En 2014 sera célébré le centenaire de la Première Guerre mondiale. Confiant a-t-il voulu, dans cette perspective, apporter une pièce à conviction au procès de l’horreur absolue ? "Mes romans ne sont absolument pas des romans historiques au sens classique du terme. L’Histoire n’est pour moi qu’une toile de fond", se défend-il. Sa méthode : "D’abord, j’interroge la mémoire familiale et collective et, quand cela est possible, les témoins de l’événement. Dans le cas des poilus créoles, il m’est arrivé d’en rencontrer il y a une dizaine d’années. Quoiqu’ils fussent déjà très vieux à l’époque, j’ai quand même pu approcher au plus près des souffrances endurées par eux sur le front européen et sur le front d’Orient." Il s’est également inspiré de ce qui, de génération en génération, se racontait dans sa propre famille, en l’utilisant à sa façon. Autre source, les archives de la bibliothèque Schoelcher de Fort-de-France. C’est au bout de ce processus qu’il construit ses personnages et son récit "avant de les malaxer avec les données orales et écrites" recueillies.
Création lexicale
Le Bataillon créole est un roman jubilatoire. Il s’en dégage un charme magique que procure la parole qui s’envole de la bouche du conteur avant d’émerveiller nos oreilles, de se coucher sur notre cerveau. La lecture se transforme en écoute des voix polyphoniques qui nous parlent avec des mots fleuris, inattendus, déroutants, attendrissants et à la fois enrichissants. Les narrateurs ont une expression haute en couleur, exquise. Qu’il s’agisse de la vieille Man Hortense, qui parle à ses "plantes-remèdes-guérit-tout" et pleure son fils unique. Ou de Lucianise, quimboiseuse de son état, qu’un séducteur aborde en ces termes : "Lucianise, il y a grand longtemps que mon coeur fait vip-vap devant la belleté de ton corps et la charmanceté de tes cocos-yeux qui éclairent plus fort que le soleil en carême."

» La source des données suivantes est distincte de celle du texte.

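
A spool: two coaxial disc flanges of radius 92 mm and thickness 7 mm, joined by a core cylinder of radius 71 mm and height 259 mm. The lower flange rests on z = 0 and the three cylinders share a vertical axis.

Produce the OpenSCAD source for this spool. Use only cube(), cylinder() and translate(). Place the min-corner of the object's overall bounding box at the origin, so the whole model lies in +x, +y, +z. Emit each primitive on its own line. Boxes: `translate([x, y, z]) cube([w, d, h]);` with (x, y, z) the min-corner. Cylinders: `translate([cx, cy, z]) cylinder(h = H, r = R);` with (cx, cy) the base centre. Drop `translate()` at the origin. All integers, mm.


translate([92, 92, 0]) cylinder(h = 7, r = 92);
translate([92, 92, 7]) cylinder(h = 259, r = 71);
translate([92, 92, 266]) cylinder(h = 7, r = 92);


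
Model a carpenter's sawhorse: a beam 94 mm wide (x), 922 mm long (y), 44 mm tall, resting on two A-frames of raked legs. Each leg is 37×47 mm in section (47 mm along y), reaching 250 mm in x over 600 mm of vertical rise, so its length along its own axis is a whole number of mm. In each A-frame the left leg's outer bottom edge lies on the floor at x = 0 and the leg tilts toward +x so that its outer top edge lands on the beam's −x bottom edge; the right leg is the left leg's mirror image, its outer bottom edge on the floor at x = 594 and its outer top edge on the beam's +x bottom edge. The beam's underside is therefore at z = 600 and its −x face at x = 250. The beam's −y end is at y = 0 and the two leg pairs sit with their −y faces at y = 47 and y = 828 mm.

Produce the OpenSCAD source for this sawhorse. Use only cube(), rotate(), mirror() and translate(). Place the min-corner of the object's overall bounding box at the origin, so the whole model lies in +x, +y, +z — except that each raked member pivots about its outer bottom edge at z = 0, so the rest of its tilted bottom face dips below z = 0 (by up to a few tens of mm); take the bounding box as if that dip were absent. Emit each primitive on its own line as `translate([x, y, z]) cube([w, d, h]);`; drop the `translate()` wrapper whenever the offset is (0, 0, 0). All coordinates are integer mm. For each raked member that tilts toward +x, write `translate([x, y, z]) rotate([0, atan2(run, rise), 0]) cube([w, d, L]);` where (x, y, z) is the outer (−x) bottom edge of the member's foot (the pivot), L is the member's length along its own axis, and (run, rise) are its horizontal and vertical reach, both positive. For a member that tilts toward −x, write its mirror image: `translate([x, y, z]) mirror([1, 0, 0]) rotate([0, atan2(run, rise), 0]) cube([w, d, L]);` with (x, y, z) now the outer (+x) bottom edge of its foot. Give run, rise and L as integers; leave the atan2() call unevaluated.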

Dans ce texte, Confiant, auteur d’une cinquantaine de livres à seulement 62 ans, s’est livré à un impressionnant travail de création lexicale à partir d’expressions tirées du vieux français, du créole ou de son cru, qui apportent une fraîcheur vivifiante. Le créole est une langue jeune qui n’a que trois siècles et demi d’existence et qui ne dispose pas encore d’atouts suffisants pour pouvoir rivaliser avec une vieille langue de tradition écrite comme le français, explique-t-il. Avant de poursuivre : "Mais, à mon sens, c’est le devoir de tout écrivain antillais de s’efforcer de l’illustrer. Se détourner du créole reviendrait à pratiquer ce véritable suicide linguistique auquel on assiste en Afrique noire et qui me fend le coeur. Cela dit, je n’ai aucun problème avec la langue française, qui est non pas ma deuxième langue, mais ma langue comaternelle. Je l’ai apprise en même temps que le créole." Nul doute : avec Le Bataillon créole, le chantre de la créolité a réalisé un travail d’orfèvre.